如何从一个随机网站上抓取所有产品？答案

【问题标题】：How does one scrape all the products from a random website?如何从一个随机网站上抓取所有产品？
【发布时间】：2018-06-09 10:54:28
【问题描述】：

我试图从this website 获取所有产品，但不知何故，我认为我没有选择最好的方法，因为其中一些丢失了，我不知道为什么。这不是我第一次遇到这个问题。

我现在的做法是这样的：

转到网站的index page
从那里获取所有类别 (A-Z 0-9)
访问上述每个类别并从那里递归遍历所有子类别，直到到达产品页面
当我到达产品页面时，检查产品是否有更多 SKU。如果有，请获取链接。否则，这是唯一的 SKU。

现在，下面的代码可以工作，但它并没有得到所有的产品，而且我看不出它为什么会跳过一些产品的任何原因。也许我处理一切的方式是错误的。

from lxml import html
from random import randint
from string import ascii_uppercase
from time import sleep
from requests import Session


INDEX_PAGE = 'https://www.richelieu.com/us/en/index'
session_ = Session()


def retry(link):
    wait = randint(0, 10)
    try:
        return session_.get(link).text
    except Exception as e:
        print('Retrying product page in {} seconds because: {}'.format(wait, e))
        sleep(wait)
        return retry(link)


def get_category_sections():
    au = list(ascii_uppercase)
    au.remove('Q')
    au.remove('Y')
    au.append('0-9')
    return au


def get_categories():
    html_ = retry(INDEX_PAGE)
    page = html.fromstring(html_)
    sections = get_category_sections()

    for section in sections:
        for link in page.xpath("//div[@id='index-{}']//li/a/@href".format(section)):
            yield '{}?imgMode=m&sort=&nbPerPage=200'.format(link)


def dig_up_products(url):
    html_ = retry(url)
    page = html.fromstring(html_)

    for link in page.xpath(
            '//h2[contains(., "CATEGORIES")]/following-sibling::*[@id="carouselSegment2b"]//li//a/@href'
    ):
        yield from dig_up_products(link)

    for link in page.xpath('//ul[@id="prodResult"]/li//div[@class="imgWrapper"]/a/@href'):
        yield link

    for link in page.xpath('//*[@id="ts_resultList"]/div/nav/ul/li[last()]/a/@href'):
        if link != '#':
            yield from dig_up_products(link)

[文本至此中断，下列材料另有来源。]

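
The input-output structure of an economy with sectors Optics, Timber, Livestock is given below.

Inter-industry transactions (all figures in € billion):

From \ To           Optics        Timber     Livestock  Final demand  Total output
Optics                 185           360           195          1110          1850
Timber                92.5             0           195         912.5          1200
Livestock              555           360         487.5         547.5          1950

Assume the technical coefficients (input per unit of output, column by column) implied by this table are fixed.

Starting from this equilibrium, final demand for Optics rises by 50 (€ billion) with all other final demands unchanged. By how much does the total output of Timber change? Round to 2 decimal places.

Δx_T = 5.66

Technical coefficients a_ij = z_ij / X_j:
  a_OO = 185/1850 = 0.10, a_TO = 92.5/1850 = 0.05, a_LO = 555/1850 = 0.30
  a_OT = 360/1200 = 0.30, a_TT = 0/1200 = 0.00, a_LT = 360/1200 = 0.30
  a_OL = 195/1950 = 0.10, a_TL = 195/1950 = 0.10, a_LL = 487.5/1950 = 0.25
I − A =
  [   0.90    -0.30    -0.10]
  [  -0.05     1.00    -0.10]
  [  -0.30    -0.30     0.75]
Cofactors of I−A, C_ij = (−1)^(i+j)·(minor ij) (rows/columns in the sector order above):
  C_11 = (1.00)(0.75) − (-0.10)(-0.30) = 0.7200
  C_12 = −[(-0.05)(0.75) − (-0.10)(-0.30)] = 0.0675
  C_13 = (-0.05)(-0.30) − (1.00)(-0.30) = 0.3150
  C_21 = −[(-0.30)(0.75) − (-0.10)(-0.30)] = 0.2550
  C_22 = (0.90)(0.75) − (-0.10)(-0.30) = 0.6450
  C_23 = −[(0.90)(-0.30) − (-0.30)(-0.30)] = 0.3600
  C_31 = (-0.30)(-0.10) − (-0.10)(1.00) = 0.1300
  C_32 = −[(0.90)(-0.10) − (-0.10)(-0.05)] = 0.0950
  C_33 = (0.90)(1.00) − (-0.30)(-0.05) = 0.8850
det(I−A) = Σ_j (I−A)_1j·C_1j = (0.90)(0.7200) + (-0.30)(0.0675) + (-0.10)(0.3150) = 0.59625
adj(I−A) = Cᵀ =
  [ 0.7200   0.2550   0.1300]
  [ 0.0675   0.6450   0.0950]
  [ 0.3150   0.3600   0.8850]
(I − A)⁻¹ = adj(I−A) / det(I−A) ≈
  [   1.2075     0.4277     0.2180]
  [   0.1132     1.0818     0.1593]
  [   0.5283     0.6038     1.4843]
Δx = (I − A)⁻¹ Δd with Δd having +50 in the Optics component and 0 elsewhere.
So Δx_T = L_TO · (+50), where L_TO = adj(I−A)_TO / det(I−A) = 0.0675 / 0.59625.
Δx_T = 0.0675 × (+50) / 0.59625 = 3.375 / 0.59625 ≈ 5.66.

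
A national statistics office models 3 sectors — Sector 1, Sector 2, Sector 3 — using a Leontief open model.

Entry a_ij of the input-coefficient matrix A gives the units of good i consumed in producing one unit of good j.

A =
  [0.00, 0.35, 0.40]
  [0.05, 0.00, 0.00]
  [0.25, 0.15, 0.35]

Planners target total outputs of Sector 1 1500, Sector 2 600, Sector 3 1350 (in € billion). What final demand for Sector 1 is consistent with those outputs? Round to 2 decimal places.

I − A =
  [   1.00    -0.35    -0.40]
  [  -0.05     1.00     0.00]
  [  -0.25    -0.15     0.65]
d = (I − A) x:
  d_1 = (+1.00)·1500 + (-0.35)·600 + (-0.40)·1350 = 750.00
  d_2 = (-0.05)·1500 + (+1.00)·600 + (+0.00)·1350 = 525.00
  d_3 = (-0.25)·1500 + (-0.15)·600 + (+0.65)·1350 = 412.50

d_1 = 750.00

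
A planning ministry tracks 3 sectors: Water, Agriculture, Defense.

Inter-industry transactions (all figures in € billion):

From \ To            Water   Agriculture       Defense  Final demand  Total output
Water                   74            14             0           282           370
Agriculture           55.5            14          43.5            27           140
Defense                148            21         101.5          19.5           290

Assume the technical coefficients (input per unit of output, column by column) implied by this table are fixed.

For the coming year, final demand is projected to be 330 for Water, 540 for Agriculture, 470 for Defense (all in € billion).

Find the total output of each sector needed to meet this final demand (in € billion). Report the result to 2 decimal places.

Technical coefficients a_ij = z_ij / X_j:
  a_WW = 74/370 = 0.20, a_AW = 55.5/370 = 0.15, a_DW = 148/370 = 0.40
  a_WA = 14/140 = 0.10, a_AA = 14/140 = 0.10, a_DA = 21/140 = 0.15
  a_WD = 0/290 = 0.00, a_AD = 43.5/290 = 0.15, a_DD = 101.5/290 = 0.35
I − A =
  [   0.80    -0.10     0.00]
  [  -0.15     0.90    -0.15]
  [  -0.40    -0.15     0.65]
Cofactors of I−A, C_ij = (−1)^(i+j)·(minor ij) (rows/columns in the sector order above):
  C_11 = (0.90)(0.65) − (-0.15)(-0.15) = 0.5625
  C_12 = −[(-0.15)(0.65) − (-0.15)(-0.40)] = 0.1575
  C_13 = (-0.15)(-0.15) − (0.90)(-0.40) = 0.3825
  C_21 = −[(-0.10)(0.65) − (0.00)(-0.15)] = 0.0650
  C_22 = (0.80)(0.65) − (0.00)(-0.40) = 0.5200
  C_23 = −[(0.80)(-0.15) − (-0.10)(-0.40)] = 0.1600
  C_31 = (-0.10)(-0.15) − (0.00)(0.90) = 0.0150
  C_32 = −[(0.80)(-0.15) − (0.00)(-0.15)] = 0.1200
  C_33 = (0.80)(0.90) − (-0.10)(-0.15) = 0.7050
det(I−A) = Σ_j (I−A)_1j·C_1j = (0.80)(0.5625) + (-0.10)(0.1575) + (0.00)(0.3825) = 0.43425
adj(I−A) = Cᵀ =
  [ 0.5625   0.0650   0.0150]
  [ 0.1575   0.5200   0.1200]
  [ 0.3825   0.1600   0.7050]
(I − A)⁻¹ = adj(I−A) / det(I−A) ≈
  [   1.2953     0.1497     0.0345]
  [   0.3627     1.1975     0.2763]
  [   0.8808     0.3685     1.6235]
x = (I − A)⁻¹ d = adj(I−A)·d / det(I−A), with det(I−A) = 0.43425:
  x_W = (0.5625·330 + 0.0650·540 + 0.0150·470) / 0.43425 = 227.775 / 0.43425 ≈ 524.53
  x_A = (0.1575·330 + 0.5200·540 + 0.1200·470) / 0.43425 = 389.175 / 0.43425 ≈ 896.20
  x_D = (0.3825·330 + 0.1600·540 + 0.7050·470) / 0.43425 = 543.975 / 0.43425 ≈ 1252.68

x_W = 524.53, x_A = 896.20, x_D = 1252.68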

def check_if_more_products(tree):
    more_prods = [
        all_prod
        for all_prod in tree.xpath("//div[@id='pm2_prodTableForm']//tbody/tr/td[1]//a/@href")
    ]
    if not more_prods:
        return False
    return more_prods


def main():
    for category_link in get_categories():
        for product_link in dig_up_products(category_link):
            product_page = retry(product_link)
            product_tree = html.fromstring(product_page)
            more_products = check_if_more_products(product_tree)
            if not more_products:
                print(product_link)
            else:
                for sku_product_link in more_products:
                    print(sku_product_link)


if __name__ == '__main__':
    main()

现在，这个问题可能过于笼统，但我想知道当有人想从网站获取所有数据（在本例中为产品）时，是否有一个经验法则可以遵循。有人可以指导我完成发现处理此类场景的最佳方法的整个过程吗？

【问题讨论】：

跳过的是哪个，每次运行都是一样的还是每次都不一样？
据我所知，不同的。但这真的很难说，因为：我得到了 130k 种产品，其中 60% 以上是重复的。
“请引导我完成整个过程，找出处理这种情况的最佳方法是什么？”。我不认为有一个“过程”会一直有效。例如，一些网站采用了各种反抓取措施，使其难以做到这一点。它也可能是非法的。在 richelieu.com 的条款和条件中，它说“禁止 [...] 直接或间接使用任何数据挖掘方法或工具、搜索机器人或任何类似的自动化工具或方法来收集材料中的数据”（ richelieu.com/filiales/RC/html/ConditionsAn.html).
@mzjn 是“最后更新于 2006 年 2 月 1 日”。但是，虽然这可能仍然适用，但我这样做是出于学习目的
为什么不使用 BeautifulSoup4？例如每次找到 ItemImg 类时，从前面的锚标记中获取 href，跟随该页面进入项目，使用类似的方法获取实际项目...

标签： python python-3.x web-scraping lxml

【解决方案1】：

如果您的最终目标是抓取每个类别的整个产品列表，那么在索引页面上定位每个类别的完整产品列表可能是有意义的。该程序使用 BeautifulSoup 查找索引页面上的每个类别，然后遍历每个类别下的每个产品页面。最终输出是namedtuples 故事列表，每个类别名称带有当前页面链接和每个链接的完整产品标题：

url = "https://www.richelieu.com/us/en/index"
import urllib
import re
from bs4 import BeautifulSoup as soup
from collections import namedtuple
import itertools
s = soup(str(urllib.urlopen(url).read()), 'lxml')
blocks = s.find_all('div', {'id': re.compile('index\-[A-Z]')})
results_data = {[c.text for c in i.find_all('h2', {'class':'h1'})][0]:[b['href'] for b in i.find_all('a', href=True)] for i in blocks}
final_data = []
category = namedtuple('category', 'abbr, link, products')
for category1, links in results_data.items():
   for link in links:
      page_data = str(urllib.urlopen(link).read())
      print "link: ", link
      page_links = re.findall(';page\=(.*?)#results">(.*?)</a>', page_data)
      if not page_links:
         final_page_data = soup(page_data, 'lxml')
         final_titles = [i.text for i in final_page_data.find_all('h3', {'class':'itemHeading'})]
         new_category = category(category1, link, final_titles)
         final_data.append(new_category)

      else:
         page_numbers = set(itertools.chain(*list(map(list, page_links))))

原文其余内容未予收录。